In some respects, the army’s investigation of 4 CRPG fell on a jurisdictional line.
It’s up to the Canadian Forces counterintelligence branch — not the army itself — to formally and routinely investigate threats to the force, including reports of right-wing extremism. That’s what the counterintelligence branch did in the case of Erik Myggland, who was let go from the army in March after a protracted release proceeding.
The report said that in its probe of 4 CRPG, the army was looking at how the chain of command responded to reports of right-wing extremism in the ranks, and at the climate and administration within the unit.
The investigation found that the leadership of 4 CRPG did not move swiftly enough to deal with the Mygglands’ activity when it was pointed out by police in London, Ont. in 2017.
CBC News was also told by senior defence sources last fall that separate concerns about the couple were raised by a foreign intelligence service through the Five Eyes intelligence-sharing alliance, which includes Canada, the U.S., the United Kingdom, Australia and New Zealand.
The current commanding officer of the 4th Ranger group will be replaced in June.
The former commander of the army and current acting chief of the defence staff, Lt-Gen.
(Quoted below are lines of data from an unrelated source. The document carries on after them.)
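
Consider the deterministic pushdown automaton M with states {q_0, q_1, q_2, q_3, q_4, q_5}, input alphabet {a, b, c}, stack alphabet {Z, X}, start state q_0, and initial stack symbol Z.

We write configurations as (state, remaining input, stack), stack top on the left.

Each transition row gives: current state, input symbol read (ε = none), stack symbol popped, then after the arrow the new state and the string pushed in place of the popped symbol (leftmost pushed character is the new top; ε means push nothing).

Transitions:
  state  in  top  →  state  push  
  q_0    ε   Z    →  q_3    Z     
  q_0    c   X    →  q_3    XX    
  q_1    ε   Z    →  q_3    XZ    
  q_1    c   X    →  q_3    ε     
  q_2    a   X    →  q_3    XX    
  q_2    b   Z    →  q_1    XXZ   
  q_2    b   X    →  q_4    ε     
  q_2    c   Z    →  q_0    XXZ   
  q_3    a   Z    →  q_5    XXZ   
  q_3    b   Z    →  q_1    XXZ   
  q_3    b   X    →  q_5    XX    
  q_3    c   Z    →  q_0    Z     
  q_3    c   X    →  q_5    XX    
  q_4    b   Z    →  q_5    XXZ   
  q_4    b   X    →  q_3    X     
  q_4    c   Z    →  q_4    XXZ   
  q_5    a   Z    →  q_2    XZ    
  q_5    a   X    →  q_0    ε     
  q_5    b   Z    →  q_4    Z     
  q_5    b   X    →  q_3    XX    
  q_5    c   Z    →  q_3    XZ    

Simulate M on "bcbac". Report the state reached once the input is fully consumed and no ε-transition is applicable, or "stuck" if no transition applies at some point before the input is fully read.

(q_0, bcbac, Z)
  ε-move, top Z: go to q_3, push Z → (q_3, bcbac, Z)
  read b, top Z: go to q_1, push XXZ → (q_1, cbac, XXZ)
  read c, top X: go to q_3, push ε → (q_3, bac, XZ)
  read b, top X: go to q_5, push XX → (q_5, ac, XXZ)
  read a, top X: go to q_0, push ε → (q_0, c, XZ)
  read c, top X: go to q_3, push XX → (q_3, ε, XXZ)
All input consumed; M is in state q_3.

q_3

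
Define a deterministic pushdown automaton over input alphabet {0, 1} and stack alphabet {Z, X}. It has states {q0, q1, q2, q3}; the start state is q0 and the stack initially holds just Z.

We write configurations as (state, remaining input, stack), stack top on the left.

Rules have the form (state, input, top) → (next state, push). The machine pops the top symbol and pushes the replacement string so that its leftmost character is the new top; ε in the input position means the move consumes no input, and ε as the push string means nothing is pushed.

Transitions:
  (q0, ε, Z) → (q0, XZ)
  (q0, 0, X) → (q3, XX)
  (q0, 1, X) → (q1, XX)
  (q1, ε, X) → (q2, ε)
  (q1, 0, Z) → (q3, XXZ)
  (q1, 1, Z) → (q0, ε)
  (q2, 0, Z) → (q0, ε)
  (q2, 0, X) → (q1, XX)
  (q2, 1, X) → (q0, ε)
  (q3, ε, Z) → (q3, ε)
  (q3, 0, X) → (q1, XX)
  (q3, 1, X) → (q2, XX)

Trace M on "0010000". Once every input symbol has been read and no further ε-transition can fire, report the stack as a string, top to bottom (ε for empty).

(q0, 0010000, Z)
  ε-move, top Z: go to q0, push XZ → (q0, 0010000, XZ)
  read 0, top X: go to q3, push XX → (q3, 010000, XXZ)
  read 0, top X: go to q1, push XX → (q1, 10000, XXXZ)
  ε-move, top X: go to q2, push ε → (q2, 10000, XXZ)
  read 1, top X: go to q0, push ε → (q0, 0000, XZ)
  read 0, top X: go to q3, push XX → (q3, 000, XXZ)
  read 0, top X: go to q1, push XX → (q1, 00, XXXZ)
  ε-move, top X: go to q2, push ε → (q2, 00, XXZ)
  read 0, top X: go to q1, push XX → (q1, 0, XXXZ)
  ε-move, top X: go to q2, push ε → (q2, 0, XXZ)
  read 0, top X: go to q1, push XX → (q1, ε, XXXZ)
  ε-move, top X: go to q2, push ε → (q2, ε, XXZ)
All input consumed in state q2 with stack XXZ.

XXZ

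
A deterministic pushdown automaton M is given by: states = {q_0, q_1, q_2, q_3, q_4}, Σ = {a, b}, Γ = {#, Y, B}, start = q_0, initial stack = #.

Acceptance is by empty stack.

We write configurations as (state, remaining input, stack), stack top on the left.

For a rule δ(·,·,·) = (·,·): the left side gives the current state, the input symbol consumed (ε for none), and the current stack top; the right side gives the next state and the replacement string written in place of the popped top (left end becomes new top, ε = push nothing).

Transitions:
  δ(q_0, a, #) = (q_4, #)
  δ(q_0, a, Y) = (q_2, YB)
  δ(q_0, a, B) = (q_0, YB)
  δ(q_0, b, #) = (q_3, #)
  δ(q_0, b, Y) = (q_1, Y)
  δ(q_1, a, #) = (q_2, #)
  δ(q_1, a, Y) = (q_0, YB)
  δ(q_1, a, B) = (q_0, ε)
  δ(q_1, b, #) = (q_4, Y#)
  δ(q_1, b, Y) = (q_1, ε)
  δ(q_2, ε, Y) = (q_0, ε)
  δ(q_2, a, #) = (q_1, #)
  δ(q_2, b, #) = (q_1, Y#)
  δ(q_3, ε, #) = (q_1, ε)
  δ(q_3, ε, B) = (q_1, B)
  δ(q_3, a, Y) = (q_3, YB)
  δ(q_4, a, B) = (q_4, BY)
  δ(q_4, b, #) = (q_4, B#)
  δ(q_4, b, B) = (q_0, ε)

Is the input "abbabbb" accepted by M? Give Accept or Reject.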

Wayne Eyre, issued specific instructions last fall ordering troops to report incidents of racism and discrimination. He warned that failure to so would make any bystanders “complicit.”
But part-time and reserve members can be held accountable only for what they say on social media while on duty — not for what they post as private citizens.
Regardless, Macaulay said, the army expects a degree of decorum.
“They’re representing Canada and their personal actions reflect Canada,” he said. “And so they must understand that anything that they do is a reflection of the organization, a reflection of the army and a reflection of Canadians.”